Karam, of course, has great sympathy for his woebegone focal characters and figures out an eventual three-way worm-turning that won’t be revealed here—except to say it’s gratifying even if the Solomon doesn’t get the blonde or has his revenge on the bruiser who keeps elbowing him in the school corridors.

Along the way to the finale, Karam has a good time with the willfully disruptive Diwata as she auditions for the school Once Upon a Mattress lead (the beautiful blonde gets the role) and as she wallows in the impassioned performance she gave in the previous year’s production of Arthur Miller’s The Crucible.

The playwright/scenarist also shows how three friendless schoolmates eventually befriend each other at the same time as they learn to deal more maturely with their supportive though puzzled parents and as they succeed at handling the school board members, all of the adults played by, among others, Janeane Garofalo and Roger Bart.

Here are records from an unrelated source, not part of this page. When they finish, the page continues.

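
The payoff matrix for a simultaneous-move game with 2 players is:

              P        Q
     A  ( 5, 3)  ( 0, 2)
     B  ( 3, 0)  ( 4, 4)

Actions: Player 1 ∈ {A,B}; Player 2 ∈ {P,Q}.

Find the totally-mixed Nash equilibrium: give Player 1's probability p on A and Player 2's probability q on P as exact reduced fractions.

P1 indiff ⇒ q·5+(1-q)·0 = q·3+(1-q)·4 ⇒ q(2) = (1-q)(4) ⇒ q = 2/3
P2 indiff ⇒ p·3+(1-p)·0 = p·2+(1-p)·4 ⇒ p(1) = (1-p)(4) ⇒ p = 4/5

(p,q) = (4/5, 2/3)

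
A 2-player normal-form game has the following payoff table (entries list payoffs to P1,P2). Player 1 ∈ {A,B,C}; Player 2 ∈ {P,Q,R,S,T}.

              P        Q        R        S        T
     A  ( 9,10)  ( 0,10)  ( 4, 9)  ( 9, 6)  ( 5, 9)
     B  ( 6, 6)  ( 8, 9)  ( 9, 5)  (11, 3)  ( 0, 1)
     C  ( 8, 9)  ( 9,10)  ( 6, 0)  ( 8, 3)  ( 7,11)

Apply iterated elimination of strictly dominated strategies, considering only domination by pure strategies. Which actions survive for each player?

P2 drop R (P beats it: A:10>9 B:6>5 C:9>0)
P2 drop S (P beats it: A:10>6 B:6>3 C:9>3)
P1 drop B (C beats it: P:8>6 Q:9>8 T:7>0)
P1→{A,C} P2→{P,Q,T}

Remaining: P1:{A,C} P2:{P,Q,T}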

Creditably, this is one script where the parents aren’t presented as two-dimensional villains. Okay, School board head (Bart) is something of a chump.

Speech & Debate is the first of Karam’s plays that got him noticed. (Others include the prize-winning Sons of the Prophets and The Humans.) It’s an early play and could be autobiographical even though the playwright was brought up in Scranton, Pennsylvania, not Oregon. A reference to his own youth would explain how heartfelt it is.

The play, a good candidate to be shown for any number of conciliatory reasons in schools, is directed with a combination of muscle and sensitivity by Dan Harris and boasts cameo slots by Darren Criss and Lin-Manuel Miranda (whose Hamilton many young people are viewing thanks to foundation monies). Kristin Chenoweth sings over the final credits.

Incidentally, the origin of the name Diwata is never revealed. Is that the name she was given or did she give it to herself? We never know.